We had a quiet day, we slept, we unpacked. I had some mate at home – still revolting.
That evening Dan cycled up to his match. I got a call from one of the trainers about an hour later. “We think Dan has dislocated his shoulder.” The GAA continues in its mission to ruin our lives. We brought him to the clinic, he was sore but not too bad and he was also starving. I went to a burger place across the road called the “Hog and Heifer” to ask if they did take away. Their gimmick as you cross the threshold is that an alarming moo sounds. I nearly jumped out of my skin. I think anyone would concede that I was fragile and not up to being loudly mooed at. However, they did do takeaway. I told the man that I was in the clinic across the road and would come back but shortly afterwards he turned up at the door of the clinic, burger in hand. A very gratifying touch. Dan had his x-ray. Not dislocated but not quite right either – endless physio to follow but at least we could go home.

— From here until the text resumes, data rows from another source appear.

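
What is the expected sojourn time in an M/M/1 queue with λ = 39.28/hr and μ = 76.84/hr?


W = 1/(μ−λ) = 1/(76.84 − 39.28) = 1/37.56 = 0.02662 hr

Final: 0.02662 hr


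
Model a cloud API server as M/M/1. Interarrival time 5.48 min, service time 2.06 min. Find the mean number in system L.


λ = 60/5.48 = 10.9489 /hr
μ = 60/2.06 = 29.1262 /hr
ρ = λ/μ = 10.9489/29.1262 = 0.3759
L = ρ/(1−ρ) = 0.3759/0.6241 = 0.6023

Final: 0.6023


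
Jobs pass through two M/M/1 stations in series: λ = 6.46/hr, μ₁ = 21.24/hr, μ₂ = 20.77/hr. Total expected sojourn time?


Each node sees arrival rate λ = 6.46/hr (tandem ⇒ throughput preserved).
W₁ = 1/(μ₁−λ) = 1/(21.24−6.46) = 0.06766 hr
W₂ = 1/(μ₂−λ) = 1/(20.77−6.46) = 0.06988 hr
W_total = W₁ + W₂ = 0.06766 + 0.06988 = 0.13754 hr

Final: 0.13754 hr


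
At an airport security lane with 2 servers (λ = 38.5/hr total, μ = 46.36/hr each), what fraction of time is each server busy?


ρ = λ/(cμ) = 38.5/(2·46.36) = 38.5/92.72 = 0.4152

Final: 0.4152


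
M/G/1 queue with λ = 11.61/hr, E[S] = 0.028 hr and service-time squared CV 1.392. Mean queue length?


ρ = λ·E[S] = 11.61·0.028 = 0.3251
Lq = ρ²(1+C_s²)/(2(1−ρ)) = 0.1057·(1+1.392)/(2·0.6749)
= 0.1057·2.3920/1.3498 = 0.18727

Final: 0.18727


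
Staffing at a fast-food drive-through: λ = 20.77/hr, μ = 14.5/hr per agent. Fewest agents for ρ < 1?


Stability requires cμ > λ ⇔ c > λ/μ.
λ/μ = 20.77/14.5 = 1.4324
Minimum integer c = ⌊1.4324⌋ + 1 = 2
Check: 2·14.5 = 29.00 > 20.77, while 1·14.5 = 14.50 ≤ 20.77

Final: 2 servers


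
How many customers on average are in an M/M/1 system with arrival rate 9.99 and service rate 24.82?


ρ = λ/μ = 9.99/24.82 = 0.4025
L = ρ/(1−ρ) = 0.4025/(1 − 0.4025) = 0.4025/0.5975 = 0.6736

Final: 0.6736


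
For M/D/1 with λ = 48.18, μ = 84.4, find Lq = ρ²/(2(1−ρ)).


ρ = 48.18/84.4 = 0.5709
M/D/1: Lq = ρ²/(2(1−ρ)) = 0.3259/(2·0.4291) = 0.37968

Final: 0.37968


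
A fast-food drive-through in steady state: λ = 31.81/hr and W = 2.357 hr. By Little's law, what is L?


L = λW = 31.81·2.357 = 74.9762

Final: 74.9762


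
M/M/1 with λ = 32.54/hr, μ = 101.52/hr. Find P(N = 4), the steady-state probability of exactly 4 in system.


ρ = 32.54/101.52 = 0.3205
P_n = (1−ρ)·ρ^n = (1 − 0.3205)·0.3205^4 = 0.6795·0.010555 = 0.007172

Final: 0.007172


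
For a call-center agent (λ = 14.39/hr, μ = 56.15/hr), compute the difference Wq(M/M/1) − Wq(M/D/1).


ρ = 14.39/56.15 = 0.2563
Wq(M/M/1) = ρ/(μ−λ) = 0.2563/41.76 = 0.006137 hr
Wq(M/D/1) = ρ/(2(μ−λ)) = 0.003068 hr
Savings = 0.006137 − 0.003068 = 0.003068 hr

Final: 0.003068 hr


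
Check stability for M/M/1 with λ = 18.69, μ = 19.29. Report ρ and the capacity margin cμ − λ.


Total capacity cμ = 1·19.29 = 19.29/hr
ρ = λ/(cμ) = 18.69/19.29 = 0.9689
Stable ⇔ ρ < 1: YES
Spare capacity = cμ − λ = 19.29 − 18.69 = 0.60/hr

Final: ρ = 0.9689; stable; margin = 0.60/hr


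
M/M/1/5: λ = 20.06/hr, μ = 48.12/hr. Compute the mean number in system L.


ρ = 20.06/48.12 = 0.4169
L = ρ[1 − (K+1)ρ^K + Kρ^(K+1)] / [(1−ρ)(1−ρ^(K+1))]
Numerator: 0.4169·(1 − 6·0.012590 + 5·0.005248) = 0.396323
Denominator: (0.5831)·(0.994752) = 0.580065
L = 0.396323/0.580065 = 0.6832

Final: 0.6832


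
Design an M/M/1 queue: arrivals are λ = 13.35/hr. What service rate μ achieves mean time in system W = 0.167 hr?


W = 1/(μ−λ) ⇒ μ − λ = 1/W = 1/0.167 = 5.9880
μ = λ + 1/W = 13.35 + 5.9880 = 19.3380 per hr

Final: 19.3380 /hr


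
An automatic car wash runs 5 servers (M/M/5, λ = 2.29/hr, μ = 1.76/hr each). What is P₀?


a = λ/μ = 2.29/1.76 = 1.3011; ρ = a/c = 0.2602
Σ_{k=0}^{4} a^k/k! (terms k=0..4) = 1.00000 + 1.30114 + 0.84648 + 0.36713 + 0.11942 = 3.63416
Tail: a^5/(5!(1−ρ)) = 3.72919/(120·0.7398) = 0.04201
P₀ = 1/(3.63416 + 0.04201) = 1/3.67617 = 0.272022

Final: 0.272022


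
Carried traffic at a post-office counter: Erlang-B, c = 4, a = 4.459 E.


B(4,4.459) = 0.353105 (Erlang-B)
Carried load = a(1 − B) = 4.459·(1 − 0.353105) = 4.459·0.646895 = 2.8845 E

Final: 2.8845 Erlangs


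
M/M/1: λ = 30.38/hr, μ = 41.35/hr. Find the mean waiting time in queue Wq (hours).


ρ = 30.38/41.35 = 0.7347
Wq = ρ/(μ−λ) = 0.7347/(41.35 − 30.38) = 0.7347/10.97 = 0.06697 hr

Final: 0.06697 hr


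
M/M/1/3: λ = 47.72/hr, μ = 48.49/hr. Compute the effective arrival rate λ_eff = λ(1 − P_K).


ρ = 0.9841; P_K = (1−ρ)ρ^3/(1−ρ^4) = 0.244030
λ_eff = λ(1 − P_K) = 47.72·(1 − 0.244030) = 47.72·0.755970 = 36.0749 /hr

Final: 36.0749 /hr


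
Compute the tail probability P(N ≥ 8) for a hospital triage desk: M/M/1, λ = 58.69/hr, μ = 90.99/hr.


ρ = 58.69/90.99 = 0.6450
P(N ≥ n) = ρ^n = 0.6450^8 = 0.029962

Final: 0.029962


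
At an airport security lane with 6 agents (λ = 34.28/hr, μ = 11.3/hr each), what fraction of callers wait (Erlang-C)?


a = λ/μ = 3.0336; ρ = a/6 = 0.5056
P₀ = 0.047287 (from M/M/c formula)
C(c,a) = [a^c/(c!(1−ρ))]·P₀ = [779.42480/(720·0.4944)]·0.047287
= 2.18961·0.047287 = 0.103539

Final: 0.103539


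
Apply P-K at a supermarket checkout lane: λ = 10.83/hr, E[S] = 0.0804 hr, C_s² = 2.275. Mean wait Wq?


ρ = λ·E[S] = 10.83·0.0804 = 0.8707
E[S²] = E[S]²(1+C_s²) = 0.0804²·(1+2.275) = 0.021170
Wq = λ·E[S²]/(2(1−ρ)) = 10.83·0.021170/(2·0.1293) = 0.88681 hr

Final: 0.88681 hr


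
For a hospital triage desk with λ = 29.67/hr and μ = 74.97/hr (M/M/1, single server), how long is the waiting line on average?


ρ = 29.67/74.97 = 0.3958
Lq = ρ²/(1−ρ) = 0.1566/0.6042 = 0.2592

Final: 0.2592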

My sister called, “I didn’t want to tell you before but you are Aunty Pat’s executor.” My cup runneth over.
town mouse says
My goodness, what an epic.
I do like a good Philly cheesesteak I must admit …
belgianwaffle says
Philly cheesesteak- all your calories for the next 12 months.
Ellen says
This was amazing. What an epic adventure. How did you ever find Corinne in the first place?
town mouse says
Every trip to the US is a growth ring …
Nani says
This is a really great travel report.
One correction: I am an American with permanent residency in Germany (been living and working here for 25+ years), and I CANNOT vote here. Neither local elections, nor federal ones.
TheWOL says
In re: the Texas lady who was unfazed by a three hour drive from Dublin to Cork, not bragging, just saying that the State of Texas covers 432,265 square km (about 10 times the size of the Isle of Erin). Because we have to drive a while to get anywhere, we typically do not measure trips in distance but in driving time. Some of my cousins live nine hours (about 900 km) away at the other end of the state (I live in the square bit at the top next door to Oklahoma; they live at the other end next door to Louisiana) (If the Good Lord is willing and the creeks don’t rise, we can do the drive on 2 tanks of gas, as I have done several times.) Several cousins live about five hours (550 km) away deep in the heart of the Dallas/Fort Worth metroplex (where driving is not for the faint of heart). (This is the voice of experience speaking.) My cousins who live in New Mexico (which is a US state next door to Texas on the other side, not another country) think nothing of making the four hour (400 km) drive over of a morning (changing time zones in the process) so that they can visit awhile with my 99-year-old mom (Aunt Fluffy), we go out to eat, then they drive back home. Compared to the distances we have to deal with, a three-hour trip from Dublin to Cork, even driving on the wrong side of the road, is a piece of cake.
belgianwaffle says
Ellen, yes epic adventure – Corinne was a friend of an Argentinian classmate of Mr. Waffle’s from college. TM, yes, a definite growth ring.
Nani, I am surprised to hear that although, I was getting at the social issues angle rather than the residency one. I don’t really know what the rules are as regards non-citizens though I imagine they vary considerable. Based on what I heard, Argentina seems to have a pretty relaxed approach to this.
WoL, I am slightly astounded by this. The time, the distance. I never want to drive in the heart of the Dallas/Fort Worth metroplex. About 25 years ago, I had to drive around the outskirts of Boston and I am still in mild recovery.